Throughout Conor’s story, the reader experiences the emotional conflicts the half-Japanese 12-year old boy faces. Sinbad gets sick. Conor’s dad is crying at night for reasons Conor can only try to figure out. The reader follows Conor as he tries to get the best of both worlds, helping Sinbad heal and giving everything he can to hockey to make it to the NHL and make his dad proud.

Through the story, you learn that Conor’s mom died when he was very young, resulting in his family falling apart in different ways. Conor tries to not focus on these losses because he is able to see what he still has are all he needs; his dad, aunt, Sinbad and hockey. By the end of the story, Conor gives in and lets his mom’s parents see him, letting go of the resentment he felt when they didn’t keep in touch after their daughter was killed.

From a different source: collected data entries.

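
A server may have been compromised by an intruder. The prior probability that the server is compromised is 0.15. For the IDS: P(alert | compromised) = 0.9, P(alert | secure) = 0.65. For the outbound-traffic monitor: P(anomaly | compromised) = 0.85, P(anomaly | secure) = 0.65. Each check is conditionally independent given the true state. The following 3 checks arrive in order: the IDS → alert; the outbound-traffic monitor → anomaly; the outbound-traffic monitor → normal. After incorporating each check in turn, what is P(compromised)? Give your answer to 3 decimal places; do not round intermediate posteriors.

Each posterior becomes the prior for the next update.
After the IDS='alert': P(compromised) = 0.9·0.1500 / (0.9·0.1500 + 0.65·0.8500) ≈ 0.1964
After the outbound-traffic monitor='anomaly': P(compromised) = 0.85·0.1964 / (0.85·0.1964 + 0.65·0.8036) ≈ 0.2422
After the outbound-traffic monitor='normal': P(compromised) = 0.15·0.2422 / (0.15·0.2422 + 0.35·0.7578) ≈ 0.1204

0.120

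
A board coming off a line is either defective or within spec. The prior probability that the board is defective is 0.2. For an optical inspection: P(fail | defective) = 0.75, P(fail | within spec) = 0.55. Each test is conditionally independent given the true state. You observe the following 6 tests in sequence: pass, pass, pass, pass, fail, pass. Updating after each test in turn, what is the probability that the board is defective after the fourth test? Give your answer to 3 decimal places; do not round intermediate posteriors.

Apply Bayes' rule sequentially, carrying P(defective) forward.
After 'pass': P(defective) = 0.25·0.2000 / (0.25·0.2000 + 0.45·0.8000) ≈ 0.1220
After 'pass': P(defective) = 0.25·0.1220 / (0.25·0.1220 + 0.45·0.8780) ≈ 0.0716
After 'pass': P(defective) = 0.25·0.0716 / (0.25·0.0716 + 0.45·0.9284) ≈ 0.0411
After 'pass': P(defective) = 0.25·0.0411 / (0.25·0.0411 + 0.45·0.9589) ≈ 0.0233

0.023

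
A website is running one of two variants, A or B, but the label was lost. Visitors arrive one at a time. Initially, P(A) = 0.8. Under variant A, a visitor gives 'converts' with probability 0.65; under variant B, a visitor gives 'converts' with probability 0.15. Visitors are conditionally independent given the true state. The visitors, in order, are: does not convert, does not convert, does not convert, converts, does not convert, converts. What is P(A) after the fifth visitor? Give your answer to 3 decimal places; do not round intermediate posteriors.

0.333

Apply Bayes' rule sequentially, carrying P(A) forward.
After 'does not convert': P(A) = 0.35·0.8000 / (0.35·0.8000 + 0.85·0.2000) ≈ 0.6222
After 'does not convert': P(A) = 0.35·0.6222 / (0.35·0.6222 + 0.85·0.3778) ≈ 0.4041
After 'does not convert': P(A) = 0.35·0.4041 / (0.35·0.4041 + 0.85·0.5959) ≈ 0.2183
After 'converts': P(A) = 0.65·0.2183 / (0.65·0.2183 + 0.15·0.7817) ≈ 0.5475
After 'does not convert': P(A) = 0.35·0.5475 / (0.35·0.5475 + 0.85·0.4525) ≈ 0.3326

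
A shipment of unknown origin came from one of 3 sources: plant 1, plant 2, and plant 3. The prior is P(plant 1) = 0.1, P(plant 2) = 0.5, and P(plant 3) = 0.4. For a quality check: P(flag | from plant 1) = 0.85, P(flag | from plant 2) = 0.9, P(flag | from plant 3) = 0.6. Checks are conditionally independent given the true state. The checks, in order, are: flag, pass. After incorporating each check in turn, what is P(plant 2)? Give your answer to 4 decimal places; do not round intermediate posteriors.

0.2927

After 'flag': normaliser = 0.85·0.1000 + 0.9·0.5000 + 0.6·0.4000; P(plant 1) ≈ 0.1097, P(plant 2) ≈ 0.5806, P(plant 3) ≈ 0.3097
After 'pass': normaliser = 0.15·0.1097 + 0.1·0.5806 + 0.4·0.3097; P(plant 1) ≈ 0.0829, P(plant 2) ≈ 0.2927, P(plant 3) ≈ 0.6244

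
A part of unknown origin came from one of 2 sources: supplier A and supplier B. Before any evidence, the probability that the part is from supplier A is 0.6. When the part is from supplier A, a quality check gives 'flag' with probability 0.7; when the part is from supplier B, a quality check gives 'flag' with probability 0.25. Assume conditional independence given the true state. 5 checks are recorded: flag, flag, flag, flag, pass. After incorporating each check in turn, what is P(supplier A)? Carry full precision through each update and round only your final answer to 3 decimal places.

0.974

Each posterior becomes the prior for the next update.
After 'flag': P(supplier A) = 0.7·0.6000 / (0.7·0.6000 + 0.25·0.4000) ≈ 0.8077
After 'flag': P(supplier A) = 0.7·0.8077 / (0.7·0.8077 + 0.25·0.1923) ≈ 0.9216
After 'flag': P(supplier A) = 0.7·0.9216 / (0.7·0.9216 + 0.25·0.0784) ≈ 0.9705
After 'flag': P(supplier A) = 0.7·0.9705 / (0.7·0.9705 + 0.25·0.0295) ≈ 0.9893
After 'pass': P(supplier A) = 0.3·0.9893 / (0.3·0.9893 + 0.75·0.0107) ≈ 0.9736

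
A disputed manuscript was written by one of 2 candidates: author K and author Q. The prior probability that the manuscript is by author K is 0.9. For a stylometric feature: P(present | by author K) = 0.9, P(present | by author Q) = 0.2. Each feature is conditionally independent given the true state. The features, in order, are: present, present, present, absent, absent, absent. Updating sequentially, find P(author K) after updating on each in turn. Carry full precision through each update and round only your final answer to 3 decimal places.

Apply Bayes' rule sequentially, carrying P(author K) forward.
After 'present': P(author K) = 0.9·0.9000 / (0.9·0.9000 + 0.2·0.1000) ≈ 0.9759
After 'present': P(author K) = 0.9·0.9759 / (0.9·0.9759 + 0.2·0.0241) ≈ 0.9945
After 'present': P(author K) = 0.9·0.9945 / (0.9·0.9945 + 0.2·0.0055) ≈ 0.9988
After 'absent': P(author K) = 0.1·0.9988 / (0.1·0.9988 + 0.8·0.0012) ≈ 0.9903
After 'absent': P(author K) = 0.1·0.9903 / (0.1·0.9903 + 0.8·0.0097) ≈ 0.9276
After 'absent': P(author K) = 0.1·0.9276 / (0.1·0.9276 + 0.8·0.0724) ≈ 0.6157

0.616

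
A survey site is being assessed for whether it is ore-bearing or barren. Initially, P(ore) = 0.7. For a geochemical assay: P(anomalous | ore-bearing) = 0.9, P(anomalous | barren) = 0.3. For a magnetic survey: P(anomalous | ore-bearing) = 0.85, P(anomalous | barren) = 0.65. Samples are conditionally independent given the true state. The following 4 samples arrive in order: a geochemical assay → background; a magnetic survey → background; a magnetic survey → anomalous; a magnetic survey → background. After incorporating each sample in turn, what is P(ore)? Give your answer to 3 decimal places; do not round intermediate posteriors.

0.074

Each posterior becomes the prior for the next update.
After a geochemical assay='background': P(ore) = 0.1·0.7000 / (0.1·0.7000 + 0.7·0.3000) ≈ 0.2500
After a magnetic survey='background': P(ore) = 0.15·0.2500 / (0.15·0.2500 + 0.35·0.7500) ≈ 0.1250
After a magnetic survey='anomalous': P(ore) = 0.85·0.1250 / (0.85·0.1250 + 0.65·0.8750) ≈ 0.1574
After a magnetic survey='background': P(ore) = 0.15·0.1574 / (0.15·0.1574 + 0.35·0.8426) ≈ 0.0741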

One of the biggest takeaways from Conor’s character was that he appreciated everything, from mother nature calling the shots, to the way Sinbad would somehow read his mind, to the sacrifices his dad made to raise a good kid who was able to realize his dreams in hockey.

Conor finds that through all the other responsibilities he has taken on, one of the most important is to live a happy life. He finds that living passionately and happily isn’t only a responsibility to himself, but to his family and to those he loves.

It is in these last few pages the reader can confidently feel Conor’s emotional maturity and reflect what he learned through understanding others’ pain. His selflessness and reflection on what matters most to him are reminders to any reader, of any age, that life is short and simple. Through Checked, Kadohata reminds us that love might be found through forgiveness, of others or even of ourselves.

Even though this book was written for a younger audience, taking a step back and reading with the exploration and clarity Kadohata writes with, one can separate from the busy day-to-day world and remember what it felt like to just observe and appreciate the smallest of things.